A method for long-time integration of Lyapunov exponent and vectors along fluid particle trajectories

Finite-time Lyapunov exponents (FTLEs) and Lyapunov vectors (LVs) are powerful tools to illustrate Lagrangian coherent structures (LCSs) in experiments and numerical simulations of fluid flows. To obtain the FTLEs and LVs with the flow simulation simultaneously, we computed the eigenvectors and eigenvalues of the left Cauchy-Green tensor along the trajectories of fluid particles separately instead of computing deformation gradient tensor directly. The method proposed in the present study not only avoids solving the eigenvalue problem of the singular matrix at each time step but also guarantees a stable simulation for a long time. The method is applied in the computation of FTLEs and LVs in two-/three-dimensional (2D/3D) compressible/incompressible cases.
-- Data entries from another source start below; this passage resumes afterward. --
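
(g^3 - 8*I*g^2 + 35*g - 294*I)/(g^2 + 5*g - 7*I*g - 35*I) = (g^2 - I*g + 42)/(g + 5)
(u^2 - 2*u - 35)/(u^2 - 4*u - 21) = (u + 5)/(u + 3)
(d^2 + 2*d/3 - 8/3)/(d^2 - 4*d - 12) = (d - 4/3)/(d - 6)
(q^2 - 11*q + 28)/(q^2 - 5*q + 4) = (q - 7)/(q - 1)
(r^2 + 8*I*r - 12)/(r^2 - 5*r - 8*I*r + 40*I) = (r^2 + 8*I*r - 12)/(r^2 - 5*r - 8*I*r + 40*I)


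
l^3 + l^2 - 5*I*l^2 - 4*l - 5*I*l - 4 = (l + 1)*(l - 4*I)*(l - I)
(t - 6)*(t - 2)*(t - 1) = t^3 - 9*t^2 + 20*t - 12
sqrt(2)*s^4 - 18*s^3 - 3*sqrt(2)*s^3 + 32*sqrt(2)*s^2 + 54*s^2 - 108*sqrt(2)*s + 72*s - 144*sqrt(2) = (s - 4)*(s - 6*sqrt(2))*(s - 3*sqrt(2))*(sqrt(2)*s + sqrt(2))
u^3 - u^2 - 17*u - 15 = (u - 5)*(u + 1)*(u + 3)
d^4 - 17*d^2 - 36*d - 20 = (d - 5)*(d + 1)*(d + 2)^2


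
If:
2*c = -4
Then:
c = -2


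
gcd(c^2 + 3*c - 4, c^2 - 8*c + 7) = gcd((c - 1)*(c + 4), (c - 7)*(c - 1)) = c - 1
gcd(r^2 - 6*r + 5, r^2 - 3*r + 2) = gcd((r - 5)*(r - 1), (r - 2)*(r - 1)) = r - 1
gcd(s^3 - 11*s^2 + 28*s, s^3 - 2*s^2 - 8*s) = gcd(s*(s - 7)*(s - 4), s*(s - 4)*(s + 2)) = s^2 - 4*s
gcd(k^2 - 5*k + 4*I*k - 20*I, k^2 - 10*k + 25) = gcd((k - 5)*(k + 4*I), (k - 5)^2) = k - 5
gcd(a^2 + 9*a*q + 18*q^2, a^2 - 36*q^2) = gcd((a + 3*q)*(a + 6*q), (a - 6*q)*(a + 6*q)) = a + 6*q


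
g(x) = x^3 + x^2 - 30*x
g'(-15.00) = 615.00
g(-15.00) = -2700.00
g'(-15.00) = 615.00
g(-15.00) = -2700.00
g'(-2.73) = -13.10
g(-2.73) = 69.01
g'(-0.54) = -30.21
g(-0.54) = 16.33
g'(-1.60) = -25.52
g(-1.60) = 46.46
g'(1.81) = -16.55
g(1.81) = -45.09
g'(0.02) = -29.96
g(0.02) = -0.60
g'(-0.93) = -29.27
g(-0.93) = 27.96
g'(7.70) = 163.27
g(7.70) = 284.82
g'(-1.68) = -24.89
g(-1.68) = 48.48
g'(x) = 3*x^2 + 2*x - 30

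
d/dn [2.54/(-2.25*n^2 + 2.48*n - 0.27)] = (11.43*n - 6.2992)/(2.25*n^2 - 2.48*n + 0.27)^2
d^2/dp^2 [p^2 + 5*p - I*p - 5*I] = 2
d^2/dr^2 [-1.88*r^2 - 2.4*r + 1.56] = -3.76000000000000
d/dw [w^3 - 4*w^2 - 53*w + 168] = 3*w^2 - 8*w - 53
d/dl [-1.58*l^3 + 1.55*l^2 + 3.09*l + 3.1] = -4.74*l^2 + 3.1*l + 3.09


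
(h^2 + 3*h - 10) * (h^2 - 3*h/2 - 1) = h^4 + 3*h^3/2 - 31*h^2/2 + 12*h + 10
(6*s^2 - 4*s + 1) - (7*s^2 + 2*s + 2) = -s^2 - 6*s - 1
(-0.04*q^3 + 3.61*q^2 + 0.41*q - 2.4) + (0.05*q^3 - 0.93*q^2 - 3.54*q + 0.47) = 0.01*q^3 + 2.68*q^2 - 3.13*q - 1.93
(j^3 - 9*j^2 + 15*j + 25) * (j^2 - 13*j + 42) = j^5 - 22*j^4 + 174*j^3 - 548*j^2 + 305*j + 1050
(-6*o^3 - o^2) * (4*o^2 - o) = -24*o^5 + 2*o^4 + o^3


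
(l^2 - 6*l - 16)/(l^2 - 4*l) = (l^2 - 6*l - 16)/(l*(l - 4))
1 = 1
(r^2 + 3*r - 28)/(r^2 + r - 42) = (r - 4)/(r - 6)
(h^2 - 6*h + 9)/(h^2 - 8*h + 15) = (h - 3)/(h - 5)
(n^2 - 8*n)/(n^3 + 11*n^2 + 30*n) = (n - 8)/(n^2 + 11*n + 30)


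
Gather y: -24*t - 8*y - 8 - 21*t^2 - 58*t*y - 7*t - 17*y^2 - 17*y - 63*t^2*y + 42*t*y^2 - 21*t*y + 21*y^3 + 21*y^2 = -21*t^2 - 31*t + 21*y^3 + y^2*(42*t + 4) + y*(-63*t^2 - 79*t - 25) - 8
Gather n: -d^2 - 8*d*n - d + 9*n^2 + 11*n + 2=-d^2 - d + 9*n^2 + n*(11 - 8*d) + 2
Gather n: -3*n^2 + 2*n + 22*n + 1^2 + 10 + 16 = -3*n^2 + 24*n + 27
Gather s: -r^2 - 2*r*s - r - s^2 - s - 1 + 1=-r^2 - r - s^2 + s*(-2*r - 1)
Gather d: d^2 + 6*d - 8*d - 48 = d^2 - 2*d - 48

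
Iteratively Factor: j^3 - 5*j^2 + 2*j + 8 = (j + 1)*(j^2 - 6*j + 8) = (j - 2)*(j + 1)*(j - 4)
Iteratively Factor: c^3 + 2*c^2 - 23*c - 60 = (c - 5)*(c^2 + 7*c + 12) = (c - 5)*(c + 4)*(c + 3)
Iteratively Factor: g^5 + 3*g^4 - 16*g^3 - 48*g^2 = (g + 4)*(g^4 - g^3 - 12*g^2) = (g + 3)*(g + 4)*(g^3 - 4*g^2) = g*(g + 3)*(g + 4)*(g^2 - 4*g) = g*(g - 4)*(g + 3)*(g + 4)*(g)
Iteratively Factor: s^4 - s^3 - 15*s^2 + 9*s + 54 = (s + 3)*(s^3 - 4*s^2 - 3*s + 18) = (s + 2)*(s + 3)*(s^2 - 6*s + 9) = (s - 3)*(s + 2)*(s + 3)*(s - 3)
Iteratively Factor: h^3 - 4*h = (h - 2)*(h^2 + 2*h) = h*(h - 2)*(h + 2)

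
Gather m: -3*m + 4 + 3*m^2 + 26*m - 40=3*m^2 + 23*m - 36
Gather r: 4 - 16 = -12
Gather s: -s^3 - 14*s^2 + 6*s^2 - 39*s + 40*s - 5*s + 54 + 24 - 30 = -s^3 - 8*s^2 - 4*s + 48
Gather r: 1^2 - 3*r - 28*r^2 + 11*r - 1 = -28*r^2 + 8*r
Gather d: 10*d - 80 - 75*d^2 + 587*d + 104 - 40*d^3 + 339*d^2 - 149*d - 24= -40*d^3 + 264*d^2 + 448*d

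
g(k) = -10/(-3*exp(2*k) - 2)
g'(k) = -60*exp(2*k)/(-3*exp(2*k) - 2)^2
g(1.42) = 0.19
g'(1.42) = -0.36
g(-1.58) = 4.70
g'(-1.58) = -0.56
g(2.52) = 0.02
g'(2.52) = -0.04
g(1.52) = 0.15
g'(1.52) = -0.30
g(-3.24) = 4.99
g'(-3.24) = -0.02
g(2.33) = 0.03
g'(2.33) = -0.06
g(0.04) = 1.90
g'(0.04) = -2.36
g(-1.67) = 4.75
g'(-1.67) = -0.48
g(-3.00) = 4.98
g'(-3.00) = -0.04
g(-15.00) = 5.00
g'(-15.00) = 0.00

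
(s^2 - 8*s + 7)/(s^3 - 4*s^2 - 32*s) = (-s^2 + 8*s - 7)/(s*(-s^2 + 4*s + 32))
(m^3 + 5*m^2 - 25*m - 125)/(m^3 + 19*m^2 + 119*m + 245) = (m^2 - 25)/(m^2 + 14*m + 49)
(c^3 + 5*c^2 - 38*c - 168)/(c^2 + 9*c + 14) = (c^2 - 2*c - 24)/(c + 2)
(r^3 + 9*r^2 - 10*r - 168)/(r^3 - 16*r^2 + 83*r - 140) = (r^2 + 13*r + 42)/(r^2 - 12*r + 35)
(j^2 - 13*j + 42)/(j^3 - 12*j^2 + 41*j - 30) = (j - 7)/(j^2 - 6*j + 5)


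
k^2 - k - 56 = (k - 8)*(k + 7)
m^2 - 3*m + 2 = (m - 2)*(m - 1)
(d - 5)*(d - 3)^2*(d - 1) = d^4 - 12*d^3 + 50*d^2 - 84*d + 45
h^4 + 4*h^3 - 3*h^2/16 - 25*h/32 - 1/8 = (h - 1/2)*(h + 1/4)^2*(h + 4)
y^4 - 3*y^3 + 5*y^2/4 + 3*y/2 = y*(y - 2)*(y - 3/2)*(y + 1/2)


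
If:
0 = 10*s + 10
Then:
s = -1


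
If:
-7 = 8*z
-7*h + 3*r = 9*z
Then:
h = 3*r/7 + 9/8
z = -7/8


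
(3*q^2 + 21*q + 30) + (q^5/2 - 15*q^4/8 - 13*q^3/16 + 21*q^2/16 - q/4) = q^5/2 - 15*q^4/8 - 13*q^3/16 + 69*q^2/16 + 83*q/4 + 30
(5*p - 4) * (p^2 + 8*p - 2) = 5*p^3 + 36*p^2 - 42*p + 8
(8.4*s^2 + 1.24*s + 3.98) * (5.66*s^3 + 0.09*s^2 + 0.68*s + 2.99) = 47.544*s^5 + 7.7744*s^4 + 28.3504*s^3 + 26.3174*s^2 + 6.414*s + 11.9002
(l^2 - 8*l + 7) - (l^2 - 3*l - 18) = 25 - 5*l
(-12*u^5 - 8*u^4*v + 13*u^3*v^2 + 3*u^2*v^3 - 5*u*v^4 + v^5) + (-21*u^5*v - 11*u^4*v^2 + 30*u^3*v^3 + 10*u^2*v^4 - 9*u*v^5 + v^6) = -21*u^5*v - 12*u^5 - 11*u^4*v^2 - 8*u^4*v + 30*u^3*v^3 + 13*u^3*v^2 + 10*u^2*v^4 + 3*u^2*v^3 - 9*u*v^5 - 5*u*v^4 + v^6 + v^5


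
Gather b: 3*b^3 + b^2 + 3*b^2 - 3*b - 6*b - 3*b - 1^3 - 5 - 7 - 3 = 3*b^3 + 4*b^2 - 12*b - 16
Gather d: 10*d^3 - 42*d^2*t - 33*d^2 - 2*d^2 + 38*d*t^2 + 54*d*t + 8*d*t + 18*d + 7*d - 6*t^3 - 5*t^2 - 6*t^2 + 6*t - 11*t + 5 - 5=10*d^3 + d^2*(-42*t - 35) + d*(38*t^2 + 62*t + 25) - 6*t^3 - 11*t^2 - 5*t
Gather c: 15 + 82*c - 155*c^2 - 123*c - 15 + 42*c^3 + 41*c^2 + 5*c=42*c^3 - 114*c^2 - 36*c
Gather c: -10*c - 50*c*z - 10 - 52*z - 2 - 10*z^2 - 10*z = c*(-50*z - 10) - 10*z^2 - 62*z - 12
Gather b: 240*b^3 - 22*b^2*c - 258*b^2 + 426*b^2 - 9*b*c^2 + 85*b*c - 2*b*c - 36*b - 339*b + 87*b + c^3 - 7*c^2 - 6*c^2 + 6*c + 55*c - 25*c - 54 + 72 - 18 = 240*b^3 + b^2*(168 - 22*c) + b*(-9*c^2 + 83*c - 288) + c^3 - 13*c^2 + 36*c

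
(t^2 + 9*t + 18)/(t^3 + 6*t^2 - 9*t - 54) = 1/(t - 3)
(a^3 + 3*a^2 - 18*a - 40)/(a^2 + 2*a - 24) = (a^2 + 7*a + 10)/(a + 6)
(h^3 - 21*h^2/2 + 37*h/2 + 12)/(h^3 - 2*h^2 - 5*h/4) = 2*(h^2 - 11*h + 24)/(h*(2*h - 5))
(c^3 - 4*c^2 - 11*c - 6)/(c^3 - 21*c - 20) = (c^2 - 5*c - 6)/(c^2 - c - 20)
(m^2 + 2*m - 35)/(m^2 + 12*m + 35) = (m - 5)/(m + 5)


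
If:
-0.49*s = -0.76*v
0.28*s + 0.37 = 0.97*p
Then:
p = 0.447717231222386*v + 0.381443298969072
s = 1.55102040816327*v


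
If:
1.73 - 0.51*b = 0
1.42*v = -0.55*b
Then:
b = 3.39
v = -1.31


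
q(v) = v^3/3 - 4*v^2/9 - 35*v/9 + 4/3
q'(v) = v^2 - 8*v/9 - 35/9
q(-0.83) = 4.06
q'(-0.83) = -2.46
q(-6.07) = -65.99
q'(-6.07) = 38.35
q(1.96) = -5.49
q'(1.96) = -1.79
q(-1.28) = 4.88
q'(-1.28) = -1.11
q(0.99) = -2.63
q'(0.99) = -3.79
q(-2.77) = 1.61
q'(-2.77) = 6.25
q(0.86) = -2.13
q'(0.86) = -3.91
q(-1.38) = 4.98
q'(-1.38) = -0.76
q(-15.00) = -1165.33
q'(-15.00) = 234.44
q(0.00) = 1.33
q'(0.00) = -3.89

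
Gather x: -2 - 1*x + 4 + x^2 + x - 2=x^2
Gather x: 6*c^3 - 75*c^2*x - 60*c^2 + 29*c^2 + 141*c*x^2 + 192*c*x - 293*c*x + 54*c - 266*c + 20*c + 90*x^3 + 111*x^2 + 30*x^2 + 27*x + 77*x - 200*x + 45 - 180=6*c^3 - 31*c^2 - 192*c + 90*x^3 + x^2*(141*c + 141) + x*(-75*c^2 - 101*c - 96) - 135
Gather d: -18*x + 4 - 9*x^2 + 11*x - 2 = -9*x^2 - 7*x + 2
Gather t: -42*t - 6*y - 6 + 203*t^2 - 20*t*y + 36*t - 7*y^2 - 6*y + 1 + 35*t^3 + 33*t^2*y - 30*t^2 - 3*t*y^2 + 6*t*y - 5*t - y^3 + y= 35*t^3 + t^2*(33*y + 173) + t*(-3*y^2 - 14*y - 11) - y^3 - 7*y^2 - 11*y - 5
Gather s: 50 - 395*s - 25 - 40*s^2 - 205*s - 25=-40*s^2 - 600*s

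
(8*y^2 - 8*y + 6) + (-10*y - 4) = 8*y^2 - 18*y + 2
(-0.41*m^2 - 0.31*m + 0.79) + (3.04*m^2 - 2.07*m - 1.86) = 2.63*m^2 - 2.38*m - 1.07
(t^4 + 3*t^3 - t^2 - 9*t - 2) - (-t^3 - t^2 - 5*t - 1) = t^4 + 4*t^3 - 4*t - 1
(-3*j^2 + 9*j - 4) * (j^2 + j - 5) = -3*j^4 + 6*j^3 + 20*j^2 - 49*j + 20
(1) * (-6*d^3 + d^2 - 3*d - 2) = -6*d^3 + d^2 - 3*d - 2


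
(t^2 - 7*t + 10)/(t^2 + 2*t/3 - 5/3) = 3*(t^2 - 7*t + 10)/(3*t^2 + 2*t - 5)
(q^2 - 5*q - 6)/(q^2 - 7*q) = (q^2 - 5*q - 6)/(q*(q - 7))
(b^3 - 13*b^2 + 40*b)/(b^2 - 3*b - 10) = b*(b - 8)/(b + 2)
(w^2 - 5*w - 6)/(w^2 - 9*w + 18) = (w + 1)/(w - 3)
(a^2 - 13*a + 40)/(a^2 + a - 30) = (a - 8)/(a + 6)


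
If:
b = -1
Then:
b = -1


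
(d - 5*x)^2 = d^2 - 10*d*x + 25*x^2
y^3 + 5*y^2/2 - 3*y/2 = y*(y - 1/2)*(y + 3)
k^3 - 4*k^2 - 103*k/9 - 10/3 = (k - 6)*(k + 1/3)*(k + 5/3)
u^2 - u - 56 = (u - 8)*(u + 7)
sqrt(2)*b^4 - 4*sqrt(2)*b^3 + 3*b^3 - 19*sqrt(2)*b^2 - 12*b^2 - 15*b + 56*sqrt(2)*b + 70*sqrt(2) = (b - 5)*(b - 2*sqrt(2))*(b + 7*sqrt(2)/2)*(sqrt(2)*b + sqrt(2))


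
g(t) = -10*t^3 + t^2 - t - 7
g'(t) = -30*t^2 + 2*t - 1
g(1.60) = -47.00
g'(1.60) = -74.60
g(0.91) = -14.62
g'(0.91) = -24.02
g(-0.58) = -4.13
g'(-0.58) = -12.25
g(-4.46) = 904.52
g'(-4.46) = -606.67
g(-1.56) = 34.96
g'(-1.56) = -77.13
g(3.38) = -385.10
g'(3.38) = -336.97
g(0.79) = -12.10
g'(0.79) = -18.14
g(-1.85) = 61.59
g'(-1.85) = -107.38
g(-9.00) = 7373.00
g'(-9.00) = -2449.00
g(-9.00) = 7373.00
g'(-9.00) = -2449.00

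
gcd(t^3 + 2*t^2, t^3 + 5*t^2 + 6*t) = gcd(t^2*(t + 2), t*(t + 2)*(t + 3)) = t^2 + 2*t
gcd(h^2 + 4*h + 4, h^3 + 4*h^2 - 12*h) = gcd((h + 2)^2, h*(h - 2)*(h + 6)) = 1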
In 2D cases, we found that LCSs are folded as fine filaments induced by vortices, while LCSs are sheet-like structures among the vortices for 3D cases. Meanwhile, the directions of stretching and compression of LVs are tangent and normal to the FTLE ridges (2D)/iso-surfaces (3D), respectively.

Automated summary

Finite-time Lyapunov exponents (FTLEs) and Lyapunov vectors (LVs) are powerful tools for analyzing Lagrangian coherent structures (LCSs) in fluid flows. A new method is proposed in this study to compute FTLEs and LVs by calculating eigenvectors and eigenvalues of the left Cauchy-Green tensor, avoiding the singularity problem in matrices. In 2D cases, LCSs appear as filaments induced by vortices, while in 3D cases, LCSs are sheet-like structures among the vortices.